What customer-data should I track to compute LTV accurately — and what do most contractors miss?
Five data points (4 obvious + 1 critical missed): (1) FIRST JOB date + value — easy, in your CRM; (2) ALL repeat job dates + values — easy if you have a CRM tracking history; (3) REFERRAL count generated — track via your referral form or 'who referred you?' question on new leads; (4) REVIEW count + rating — Google + Yelp data; (5) THE MISSED ONE: lifecycle dropout date — when did you LAST hear from them? A customer who hasn't booked in 36+ months is functionally lost. Without this data point, contractors over-state LTV by counting customers who've effectively churned. Calculate LTV using only customers who are still 'active' (any contact in last 24 months) for accurate forward-looking math. Half of contractors compute LTV against 'all customers ever' — inflating LTV by 30-50%. Better to compute LTV against active cohorts only; that's the realistic number for ad-bidding decisions. Audit your CRM quarterly: tag customers as 'active' (last contact in 24 mo), 'dormant' (24-48 mo), 'churned' (48+ mo). Compute LTV against active only.
How do I forecast LTV improvements over time as I introduce retention campaigns + customer-experience upgrades?
Track LTV cohort-by-cohort + measure changes between cohorts. Three-step framework: (1) BASELINE COHORT — calculate LTV for customers acquired in 2024. This is your 'before' number; (2) NEW COHORT after intervention — customers acquired AFTER you implemented retention campaigns (automated post-job texts, annual maintenance program, referral incentives). Wait 12-18 months for that cohort to mature; (3) DELTA — compare 2025 cohort LTV to 2024 cohort LTV at the same lifecycle stage. The delta is your retention-improvement ROI. Realistic improvement targets: 10-25% LTV lift over 18-24 months from systematic retention work. Most contractors run retention campaigns without measuring cohort-LTV impact; they have a 'feeling' that things are working but no data. The cohort framework forces measurement. Without it, retention investments feel like cost centers; with it, they reveal as the highest-ROI marketing investments contractors typically make.
What's the right way to use LTV data when negotiating with vendors, agencies, or business partners?

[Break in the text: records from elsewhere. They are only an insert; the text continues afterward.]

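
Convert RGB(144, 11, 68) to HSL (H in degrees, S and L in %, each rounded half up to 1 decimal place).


Normalize: R'=144/255≈0.5647, G'=11/255≈0.0431, B'=68/255≈0.2667
Max=144/255, Min=11/255, Δ=Max-Min=133/255
L = (Max+Min)/2 = (144+11)/510 = 155/510 = 0.30392… → L = 30.4%
L ≤ 0.5 → S = Δ/(Max+Min) = 133/(144+11) = 133/155 = 0.85806… → S = 85.8%
(the 1/255 factors cancel in S and H, so raw channel differences can be used)
Max is R' → H = 60 × (((G-B)/Δ) mod 6) = 60 × (((11-68)/133) mod 6)
  (-57)/133 = -0.4285…; negative, so add 6 → 5.5714…
  H = 60 × 5.5714… = 334.285…° → H = 334.3°
= HSL(334.3°, 85.8%, 30.4%)


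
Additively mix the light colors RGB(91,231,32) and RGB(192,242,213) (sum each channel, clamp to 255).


Additive: each channel = min(255, C₁+C₂)
R: 91+192 = 283 → 255
G: 231+242 = 473 → 255
B: 32+213 = 245 → 245
= RGB(255, 255, 245)


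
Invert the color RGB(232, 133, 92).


Invert: (255-R, 255-G, 255-B)
R: 255-232 = 23
G: 255-133 = 122
B: 255-92 = 163
= RGB(23, 122, 163)


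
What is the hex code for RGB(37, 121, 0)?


R = 37 → 25 (hex)
G = 121 → 79 (hex)
B = 0 → 00 (hex)
Hex = #257900


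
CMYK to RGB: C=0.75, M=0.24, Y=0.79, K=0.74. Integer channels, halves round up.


R = 255 × (1-C) × (1-K) = 255 × 0.25 × 0.26 = 16.575 → 17
G = 255 × (1-M) × (1-K) = 255 × 0.76 × 0.26 = 50.388 → 50
B = 255 × (1-Y) × (1-K) = 255 × 0.21 × 0.26 = 13.923 → 14
= RGB(17, 50, 14)


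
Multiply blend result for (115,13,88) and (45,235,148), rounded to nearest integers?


Multiply: C = A×B/255, rounded to nearest integer
R: 115×45/255 = 5175/255 ≈ 20.294 → 20
G: 13×235/255 = 3055/255 ≈ 11.980 → 12
B: 88×148/255 = 13024/255 ≈ 51.075 → 51
= RGB(20, 12, 51)


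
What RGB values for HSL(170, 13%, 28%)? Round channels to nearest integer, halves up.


H=170°, S=0.13, L=0.28
C = (1-|2L-1|)×S = (1-|-0.44|)×0.13 = 0.0728
H' = H/60 = 170/60 ≈ 2.8333; X = C×(1-|H' mod 2 - 1|) ≈ 0.0607
m = L - C/2 = 0.28 - 0.0364 = 0.2436
Sector ⌊H'⌋ = 2 → (R',G',B') = (0.0, 0.0728, ≈0.0607)
RGB = ((R'+m)×255, (G'+m)×255, (B'+m)×255) = (62.118, 80.682, 77.588)
Round half up → RGB(62, 81, 78)


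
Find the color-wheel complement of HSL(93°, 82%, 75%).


Complement = opposite side of color wheel = hue + 180°
H' = (93 + 180) mod 360 = 273°
S and L unchanged.
= HSL(273°, 82%, 75%)


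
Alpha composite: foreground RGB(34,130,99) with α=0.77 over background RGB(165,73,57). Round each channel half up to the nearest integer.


C = α×F + (1-α)×B, with 1-α = 0.23
R: 0.77×34 + 0.23×165 = 26.18 + 37.95 = 64.13 → 64
G: 0.77×130 + 0.23×73 = 100.10 + 16.79 = 116.89 → 117
B: 0.77×99 + 0.23×57 = 76.23 + 13.11 = 89.34 → 89
= RGB(64, 117, 89)


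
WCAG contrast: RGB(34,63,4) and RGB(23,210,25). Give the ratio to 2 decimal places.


Linearize each sRGB channel c=v/255: c/12.92 if c ≤ 0.04045 else ((c+0.055)/1.055)^2.4
L = 0.2126×R_lin + 0.7152×G_lin + 0.0722×B_lin
Color 1 (34,63,4):
  R=34: 34/255≈0.1333 > 0.04045 → ((0.1333+0.055)/1.055)^2.4 ≈ 0.01600
  G=63: 63/255≈0.2471 > 0.04045 → ((0.2471+0.055)/1.055)^2.4 ≈ 0.04971
  B=4: 4/255≈0.0157 ≤ 0.04045 → 0.0157/12.92 ≈ 0.00121
  L1 = 0.2126×0.01600 + 0.7152×0.04971 + 0.0722×0.00121 ≈ 0.03904
Color 2 (23,210,25):
  R=23: 23/255≈0.0902 > 0.04045 → ((0.0902+0.055)/1.055)^2.4 ≈ 0.00857
  G=210: 210/255≈0.8235 > 0.04045 → ((0.8235+0.055)/1.055)^2.4 ≈ 0.64448
  B=25: 25/255≈0.0980 > 0.04045 → ((0.0980+0.055)/1.055)^2.4 ≈ 0.00972
  L2 = 0.2126×0.00857 + 0.7152×0.64448 + 0.0722×0.00972 ≈ 0.46346
Lighter = 0.46346, Darker = 0.03904
Ratio = (L_lighter + 0.05) / (L_darker + 0.05)
Ratio = (0.46346 + 0.05) / (0.03904 + 0.05) = 0.51346 / 0.08904 ≈ 5.7667
Ratio ≈ 5.77:1


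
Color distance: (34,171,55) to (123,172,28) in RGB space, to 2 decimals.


d = √[(R₁-R₂)² + (G₁-G₂)² + (B₁-B₂)²]
d = √[(34-123)² + (171-172)² + (55-28)²]
d = √[7921 + 1 + 729]
d = √8651
d ≈ 93.01


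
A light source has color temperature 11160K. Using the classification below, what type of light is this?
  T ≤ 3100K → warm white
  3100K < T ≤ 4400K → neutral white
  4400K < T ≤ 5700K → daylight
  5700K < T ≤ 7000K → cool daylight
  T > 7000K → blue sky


Temperature: 11160K
11160K > 7000K → blue sky
Classification: blue sky


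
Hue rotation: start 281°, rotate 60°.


New hue = (H + rotation) mod 360
New hue = (281 + 60) mod 360
= 341 mod 360
= 341°


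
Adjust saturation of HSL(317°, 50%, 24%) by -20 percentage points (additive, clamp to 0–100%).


Original S = 50%
Adjustment = -20 percentage points
New S = 50 + (-20) = 30
Clamp to [0, 100] → 30
= HSL(317°, 30%, 24%)


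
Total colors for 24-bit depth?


Colors = 2^bits = 2^24
= 16,777,216 colors


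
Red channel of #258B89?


Color: #258B89
R = 25 = 37
G = 8B = 139
B = 89 = 137
Red = 37


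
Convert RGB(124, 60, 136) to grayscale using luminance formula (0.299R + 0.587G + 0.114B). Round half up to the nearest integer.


Gray = 0.299×R + 0.587×G + 0.114×B
Gray = 0.299×124 + 0.587×60 + 0.114×136
Gray = 37.076 + 35.220 + 15.504
Gray = 87.800 → round half up → 88
Gray = 88


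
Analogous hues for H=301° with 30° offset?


Base hue: 301°
Left analog: (301 - 30) mod 360 = 271°
Right analog: (301 + 30) mod 360 = 331°
Analogous hues = 271° and 331°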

Use LTV as the BIGGEST justification for premium ad spend or agency retainers — but anchor numbers conservatively. Three negotiation contexts: (1) AGENCY NEGOTIATION — when an agency proposes a $2,500/mo retainer, justify it with LTV math: 'We acquire customers worth $3,200 average LTV; if you produce 5+ booked jobs/mo (typical agency target), our per-customer ROI is $16K of LTV vs $2,500 of management fees = 6.4x'; (2) BUSINESS-PARTNERSHIP discussions (referral fees to plumbers/realtors etc.) — 'Each referred customer is worth $X LTV; I can afford to pay 10-15% of LTV as referral fee + still profit'; (3) BANK / LENDER applications — 'Our customer LTV of $3,200 with 35% gross margin = $1,120 net profit per customer × ___ customers/year = $___ business-line earning power'. The pattern: convert LTV math into negotiation leverage. Most contractors negotiate from a cost-per-job mindset (small numbers, weak leverage) instead of LTV mindset (bigger numbers, stronger leverage). The LTV framing changes how you advocate for your business with anyone you're paying or being paid by.